L’organisme de surveillance indique que l’outil de génération d’images par intelligence artificielle (IA) de Grok a été lancé sans mesures de protection adéquates et n’a pas suffisamment pris en compte les atteintes à la vie privée.
Le commissaire Philippe Dufresne a ouvert une enquête en janvier sur la prolifération d’hypertrucages à caractère sexuel générés par Grok et partagés sur le réseau social X.
M. Dufresne précise que Grok a été utilisé pour générer des millions d’hypertrucages à caractère sexuel.

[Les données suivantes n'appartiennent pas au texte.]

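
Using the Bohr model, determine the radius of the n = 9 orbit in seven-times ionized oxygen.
0.53579 nm (or 5.35792 Å)

The Bohr radius formula is:
r_n = n² a₀ / Z

where a₀ = 0.05291772 nm is the Bohr radius.

For O⁷⁺ (Z = 8) at n = 9:
r_9 = 9² × 0.05291772 nm / 8
r_9 = 81 × 0.05291772 nm / 8
r_9 = 4.286335 nm / 8
r_9 = 0.53579 nm

The electron orbits at approximately 0.53579 nm from the nucleus.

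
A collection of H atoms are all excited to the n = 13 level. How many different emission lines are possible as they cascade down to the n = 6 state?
28

The electron can occupy levels n = 6, 7, ..., 13 during de-excitation — that is m = 13 - 6 + 1 = 8 distinct levels.

The number of distinct spectral lines equals the number of ways to choose 2 of these m levels (each pair gives one possible emission transition):

Number of lines = m(m-1)/2 = 8×7/2 = 28

These correspond to all possible transitions between the 8 levels:
13 → 12, 13 → 11, 13 → 10, 13 → 9, 13 → 8, 13 → 7, 13 → 6, 12 → 11...

Each transition produces a photon with a unique energy (and thus wavelength). This count does not depend on Z.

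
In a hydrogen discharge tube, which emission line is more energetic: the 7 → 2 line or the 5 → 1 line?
5 → 1

Calculate the energy for each transition:

Transition 7 → 2:
ΔE₁ = |E_2 - E_7| = |-13.6057/2² - (-13.6057/7²)|
ΔE₁ = |-3.4014250000 - (-0.2776673469)| = 3.1237577 eV

Transition 5 → 1:
ΔE₂ = |E_1 - E_5| = |-13.6057/1² - (-13.6057/5²)|
ΔE₂ = |-13.6057000000 - (-0.5442280000)| = 13.0614720 eV

Since 13.0614720 eV > 3.1237577 eV, the transition 5 → 1 emits the more energetic photon.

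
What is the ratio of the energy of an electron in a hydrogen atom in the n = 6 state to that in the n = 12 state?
4.0000

Using E_n = -13.6057 Z² / n² eV with Z = 1:

E_6 = -13.6057 / 6² = -13.6057 / 36 = -0.3779361111 eV
E_12 = -13.6057 / 12² = -13.6057 / 144 = -0.0944840278 eV

The ratio is:
E_6/E_12 = (-0.3779361111) / (-0.0944840278)
E_6/E_12 = (-13.6057/36) / (-13.6057/144)
E_6/E_12 = 144/36
E_6/E_12 = 4.0000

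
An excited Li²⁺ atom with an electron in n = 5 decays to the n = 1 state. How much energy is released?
117.55 eV

The energy levels are E_n = -13.6057 Z² eV / n².

Energy at n = 5: E_5 = -13.6057 × 3² / 5² = -4.89805 eV
Energy at n = 1: E_1 = -13.6057 × 3² / 1² = -122.45130 eV

For emission (electron falling to lower state), the photon energy is:
E_photon = E_5 - E_1 = |-4.89805 - (-122.45130)|
E_photon = 117.55 eV

This energy is carried away by the emitted photon.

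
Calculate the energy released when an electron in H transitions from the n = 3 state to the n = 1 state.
12.0940 eV

The energy levels are E_n = -13.6057 eV / n².

Energy at n = 3: E_3 = -13.6057 / 3² = -1.5117444 eV
Energy at n = 1: E_1 = -13.6057 / 1² = -13.6057000 eV

For emission (electron falling to lower state), the photon energy is:
E_photon = E_3 - E_1 = |-1.5117444 - (-13.6057000)|
E_photon = 12.0940 eV

This energy is carried away by the emitted photon.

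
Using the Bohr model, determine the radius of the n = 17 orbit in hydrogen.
15.2932 nm (or 152.9322 Å)

The Bohr radius formula is:
r_n = n² a₀ / Z

where a₀ = 0.0529177 nm is the Bohr radius.

For H (Z = 1) at n = 17:
r_17 = 17² × 0.0529177 nm / 1
r_17 = 289 × 0.0529177 nm / 1
r_17 = 15.29322 nm / 1
r_17 = 15.2932 nm

The electron orbits at approximately 15.2932 nm from the nucleus.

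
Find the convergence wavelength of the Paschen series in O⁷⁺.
12.81 nm

The series limit corresponds to the transition from n = ∞ to n = 3.
This is the highest energy (shortest wavelength) transition in the Paschen series.

E_∞ = 0 eV
E_3 = -13.6057 × 8² / 3² = -96.7516 eV

Energy at series limit:
ΔE = E_∞ - E_3 = 0 - (-96.7516) = 96.7516 eV
λ = hc/E = 1239.84 eV·nm / 96.7516 eV = 12.81 nm

This energy equals the ionization energy from the n = 3 state of O⁷⁺.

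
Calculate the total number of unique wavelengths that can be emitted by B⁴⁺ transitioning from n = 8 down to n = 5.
6

The electron can occupy levels n = 5, 6, ..., 8 during de-excitation — that is m = 8 - 5 + 1 = 4 distinct levels.

The number of distinct spectral lines equals the number of ways to choose 2 of these m levels (each pair gives one possible emission transition):

Number of lines = m(m-1)/2 = 4×3/2 = 6

These correspond to all possible transitions between the 4 levels:
8 → 7, 8 → 6, 8 → 5, 7 → 6, 7 → 5, 6 → 5

Each transition produces a photon with a unique energy (and thus wavelength). This count does not depend on Z.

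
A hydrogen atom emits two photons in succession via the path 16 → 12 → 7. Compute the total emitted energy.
0.224520 eV

The energy levels of hydrogen are E_n = -13.6057 / n² eV.

First transition (16 → 12):
ΔE₁ = |E_12 - E_16|
ΔE₁ = |-0.094484027778 - (-0.053147265625)| = 0.041336762 eV

Second transition (12 → 7):
ΔE₂ = |E_7 - E_12|
ΔE₂ = |-0.277667346939 - (-0.094484027778)| = 0.183183319 eV

Total energy released:
E_total = ΔE₁ + ΔE₂ = 0.041336762 + 0.183183319 = 0.224520 eV

Note: This equals the direct transition 16 → 7: 0.224520 eV ✓
Energy is conserved regardless of the path taken.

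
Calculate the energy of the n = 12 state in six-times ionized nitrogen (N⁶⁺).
-4.63 eV

For hydrogen-like ions, the energy levels scale with Z²:
E_n = -13.6057 Z² / n² eV

For N⁶⁺ (Z = 7) at n = 12:
E_12 = -13.6057 × 7² / 12²
E_12 = -13.6057 × 49 / 144
E_12 = -666.6793 / 144
E_12 = -4.63 eV

The energy is 49 times more negative than hydrogen at the same n due to the stronger nuclear charge.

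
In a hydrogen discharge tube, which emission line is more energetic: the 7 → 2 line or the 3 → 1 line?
3 → 1

Calculate the energy for each transition:

Transition 7 → 2:
ΔE₁ = |E_2 - E_7| = |-13.6057/2² - (-13.6057/7²)|
ΔE₁ = |-3.401425000 - (-0.277667347)| = 3.123758 eV

Transition 3 → 1:
ΔE₂ = |E_1 - E_3| = |-13.6057/1² - (-13.6057/3²)|
ΔE₂ = |-13.605700000 - (-1.511744444)| = 12.093956 eV

Since 12.093956 eV > 3.123758 eV, the transition 3 → 1 emits the more energetic photon.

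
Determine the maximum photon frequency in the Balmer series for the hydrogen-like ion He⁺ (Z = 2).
3.29e+15 Hz

The series limit corresponds to the transition from n = ∞ to n = 2.
This is the highest energy (shortest wavelength) transition in the Balmer series.

E_∞ = 0 eV
E_2 = -13.6057 × 2² / 2² = -13.6057000 eV

Energy at series limit:
ΔE = E_∞ - E_2 = 0 - (-13.6057000) = 13.6057000 eV
E = 13.6057000 eV × (1.602177 × 10⁻¹⁹ J/eV) = 2.1799e-18 J
f = E/h = 2.1799e-18 J / (6.62607 × 10⁻³⁴ J·s) = 3.29e+15 Hz

This energy equals the ionization energy from the n = 2 state of He⁺.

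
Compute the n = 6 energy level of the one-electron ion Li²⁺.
-3.4014 eV

For hydrogen-like ions, the energy levels scale with Z²:
E_n = -13.6057 Z² / n² eV

For Li²⁺ (Z = 3) at n = 6:
E_6 = -13.6057 × 3² / 6²
E_6 = -13.6057 × 9 / 36
E_6 = -122.4513 / 36
E_6 = -3.4014 eV

The energy is 9 times more negative than hydrogen at the same n due to the stronger nuclear charge.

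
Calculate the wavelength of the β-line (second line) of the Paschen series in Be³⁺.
80.09166 nm

The lines of a series are numbered from the longest wavelength (smallest ΔE) outward; the second line is the transition from n = n_f + 2 to n_f.
The Paschen series has all transitions ending at n_f = 3.

For Be³⁺ (Z = 4), the second line (β-line) is the jump from n = 5 to n = 3:
E_5 = -13.6057 × 4² / 5² = -8.7076480 eV
E_3 = -13.6057 × 4² / 3² = -24.1879111 eV
ΔE = E_5 - E_3 = 15.4802631 eV

λ = hc/E = 1239.84 eV·nm / 15.4802631 eV
λ = 80.09166 nm

This is the β-line of the Paschen series in Be³⁺.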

L’enquête visait à déterminer si les entreprises impliquées respectaient la législation sur la protection de la vie privée et si elles avaient obtenu un «consentement valide» pour collecter, utiliser et divulguer des informations personnelles afin de créer des hypertrucages, y compris du contenu explicite.
Cette vague d’images a suscité un tollé mondial, le Royaume-Uni, l’Union européenne et la Californie ayant lancé leurs propres enquêtes.
Au Canada, le gouvernement libéral à Ottawa a présenté un projet de loi visant à criminaliser les hypertrucages à caractère sexuel non consensuels.